Jesus Washes Disciples’ Feet: Christian Artwork
The act of washing someone’s feet is one of the most humble acts we read about in the Bible. According to the International Standard Bible Encyclopedia, it was common courtesy for a host to present a travel-weary guest with water with which they would wash their own feet. The only time a guest did not perform the task themselves was when the host owned a slave, in which case it would be the slave’s job.
In other words, during this sacred event, Jesus, the Son of Man, knelt and completed the work of a slave. It’s no wonder his disciples were shocked and initially appalled at the idea of their master descending so low and performing a service for them for which they did not feel worthy.
Some of our most talented artists have harnessed their gifts to illustrate the sacred scene of Jesus washing the disciple’s feet. Discover new insights in their masterful artwork.
Jesus Washes Disciples’ Feet
These two images highlight the humility that Jesus Christ showed in washing His disciples’ feet. Simon Dewey and Eva Koleva Timothy are two of our most popular artists and we love the way that they have portrayed this important biblical scene.
Eva’s painting focuses on the act of washing itself. It focuses on the moment. Christ does not appear to be rushing through the ceremony, but rather taking His time for serving each individual.
The nature of the Last Supper carries a dark tone with the betrayal, suffering, and death so close at hand. Yet, Eva uses a bright, almost cheerful color palette. Her artist choice reminds us of why Jesus was willing to descend so low to save us: He wants to bring healing and hope.
Simon’s painting gives us a wider view of the scene. We can see all of Christ--especially His expression--as He serves His closest followers and friends. His face appears somber, perhaps reflecting on the event about to come or maybe feeling sorrow at the imminent departure from His friends.
Woman Washes Jesus’ Feet
In the Bible, we read of a humble woman who washed Jesus’ feet with her tears and dried them with her hair. The woman remains unnamed, but her identity is well-known to the disciples and others present. Her reputation appears to precede her as a sinner and, as a result, a misfit.
Yet, as always, Jesus saw beyond her outward appearance and saw her heart. He understood the depth of sorrow that her mistakes had brought her and could sense that, at her core, she “loved much” (Luke 7:47).

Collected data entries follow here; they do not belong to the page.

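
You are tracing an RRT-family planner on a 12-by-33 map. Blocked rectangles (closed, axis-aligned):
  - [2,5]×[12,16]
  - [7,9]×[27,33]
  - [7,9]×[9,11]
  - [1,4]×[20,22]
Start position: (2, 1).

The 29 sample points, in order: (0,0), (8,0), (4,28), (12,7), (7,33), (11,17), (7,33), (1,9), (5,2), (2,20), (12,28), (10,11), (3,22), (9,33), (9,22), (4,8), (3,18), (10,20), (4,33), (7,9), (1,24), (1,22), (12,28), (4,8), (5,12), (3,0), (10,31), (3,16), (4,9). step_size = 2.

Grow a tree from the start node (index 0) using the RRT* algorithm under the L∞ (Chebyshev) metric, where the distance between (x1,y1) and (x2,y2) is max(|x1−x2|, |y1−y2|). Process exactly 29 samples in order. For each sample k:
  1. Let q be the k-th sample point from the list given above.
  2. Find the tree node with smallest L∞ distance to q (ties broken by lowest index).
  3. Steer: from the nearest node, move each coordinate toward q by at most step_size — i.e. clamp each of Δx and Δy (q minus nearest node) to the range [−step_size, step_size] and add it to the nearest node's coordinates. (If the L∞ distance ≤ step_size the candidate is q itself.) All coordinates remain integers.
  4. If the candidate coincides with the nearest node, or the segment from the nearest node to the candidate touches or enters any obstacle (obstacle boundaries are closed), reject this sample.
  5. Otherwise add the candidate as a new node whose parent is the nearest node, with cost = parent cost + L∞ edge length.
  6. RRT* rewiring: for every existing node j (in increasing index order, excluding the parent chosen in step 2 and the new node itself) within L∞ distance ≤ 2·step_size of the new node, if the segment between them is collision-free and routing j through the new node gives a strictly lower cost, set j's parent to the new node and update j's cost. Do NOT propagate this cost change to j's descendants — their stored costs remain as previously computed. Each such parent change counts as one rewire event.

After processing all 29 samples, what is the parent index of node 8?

Parent of node 8: 3

1. q=(0,0) nearest=0 d=2 new=(0,0) → add node 1 parent=0 cost=2
2. q=(8,0) nearest=0 d=6 new=(4,0) → add node 2 parent=0 cost=2
3. q=(4,28) nearest=0 d=27 new=(4,3) → add node 3 parent=0 cost=2
4. q=(12,7) nearest=2 d=8 new=(6,2) → add node 4 parent=2 cost=4
5. q=(7,33) nearest=3 d=30 new=(6,5) → add node 5 parent=3 cost=4
6. q=(11,17) nearest=5 d=12 new=(8,7) → add node 6 parent=5 cost=6
7. q=(7,33) nearest=6 d=26 new=(7,9) → blocked by [7,9]×[9,11], reject
8. q=(1,9) nearest=5 d=5 new=(4,7) → add node 7 parent=5 cost=6
9. q=(5,2) nearest=3 d=1 new=(5,2) → add node 8 parent=3 cost=3
10. q=(2,20) nearest=6 d=13 new=(6,9) → add node 9 parent=6 cost=8
11. q=(12,28) nearest=9 d=19 new=(8,11) → blocked by [7,9]×[9,11], reject
12. q=(10,11) nearest=6 d=4 new=(10,9) → add node 10 parent=6 cost=8
13. q=(3,22) nearest=9 d=13 new=(4,11) → add node 11 parent=9 cost=10
14. q=(9,33) nearest=11 d=22 new=(6,13) → blocked by [2,5]×[12,16], reject
15. q=(9,22) nearest=11 d=11 new=(6,13) → blocked by [2,5]×[12,16], reject
16. q=(4,8) nearest=7 d=1 new=(4,8) → add node 12 parent=7 cost=7
17. q=(3,18) nearest=11 d=7 new=(3,13) → blocked by [2,5]×[12,16], reject
18. q=(10,20) nearest=11 d=9 new=(6,13) → blocked by [2,5]×[12,16], reject
19. q=(4,33) nearest=11 d=22 new=(4,13) → blocked by [2,5]×[12,16], reject
20. q=(7,9) nearest=9 d=1 new=(7,9) → blocked by [7,9]×[9,11], reject
21. q=(1,24) nearest=11 d=13 new=(2,13) → blocked by [2,5]×[12,16], reject
22. q=(1,22) nearest=11 d=11 new=(2,13) → blocked by [2,5]×[12,16], reject
23. q=(12,28) nearest=11 d=17 new=(6,13) → blocked by [2,5]×[12,16], reject
24. q=(4,8) nearest=12 d=0 → coincident, reject
25. q=(5,12) nearest=11 d=1 new=(5,12) → blocked by [2,5]×[12,16], reject
26. q=(3,0) nearest=0 d=1 new=(3,0) → add node 13 parent=0 cost=1
27. q=(10,31) nearest=11 d=20 new=(6,13) → blocked by [2,5]×[12,16], reject
28. q=(3,16) nearest=11 d=5 new=(3,13) → blocked by [2,5]×[12,16], reject
29. q=(4,9) nearest=12 d=1 new=(4,9) → add node 14 parent=12 cost=8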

Latter-day Saint artist Chelsea Fuller drives this story home by creating a more modern depiction. The little girl in her painting is the picture of innocence, but her motivation is much the same: love. Her painting seems to draw the question: what are we doing in our lives to show our love and devotion to the Savior, Jesus Christ?
Mary Anoints Jesus’ Feet
Mary anoints Jesus’ feet as an acknowledgment of His coming death. Her act displays immense gratitude for and understanding of His mission as the Messiah. Jesus did not come to save the people from political freedom, as many had thought. Rather, He came to save them from something much more lasting: sin and death.
The troubles and trials we face in this life are brutal, but in the grand scheme of eternity, they are but a moment. What reflections do you draw from these last paintings of Mary anointing Jesus’ feet?
Eva has a gift for using her art to focus on sacred moments. As with her artwork illustrating Jesus washing the disciple’s feet, this next image takes us directly to the act of Mary anointing Christ’s feet. We can see the sheen of the oil and the soft curtain of her hair as she perhaps meditates on what is to come to her Savior and Redeemer whom she has come to love.
Mandy is known for her soft color palettes and textures. This beautiful piece of artwork is no different. Here the scene of Mary anointing Jesus’ feet is very peaceful. There is sorrow in Mary’s expression, but with her pink shawl and the gentle browns of her surroundings, the image invites us to pause and reflect on what Jesus’ sacrifice means for us. Mandy has simultaneously captured the sorrow of the event, but the hope of what will come.
Jorge Cocco’s art is filled with layers and symbolism. His cubism-like style, which he has termed “sacrocubism”, focuses less on the historical details of scriptural events and more on their sacred nature. Perhaps that is why, in this painting, most of the people in the background have been illustrated in blending tones of brown. Because of that, the focus goes immediately to Jesus and Mary, who have been colored with reds and blues.
However, the less noticeable tones do not make the individuals in the background any less significant. They help to tell the story too; Jorge’s piece also illustrates the courage it would have taken Mary to do something so personal for Jesus amid a large, and somewhat skeptical, crowd.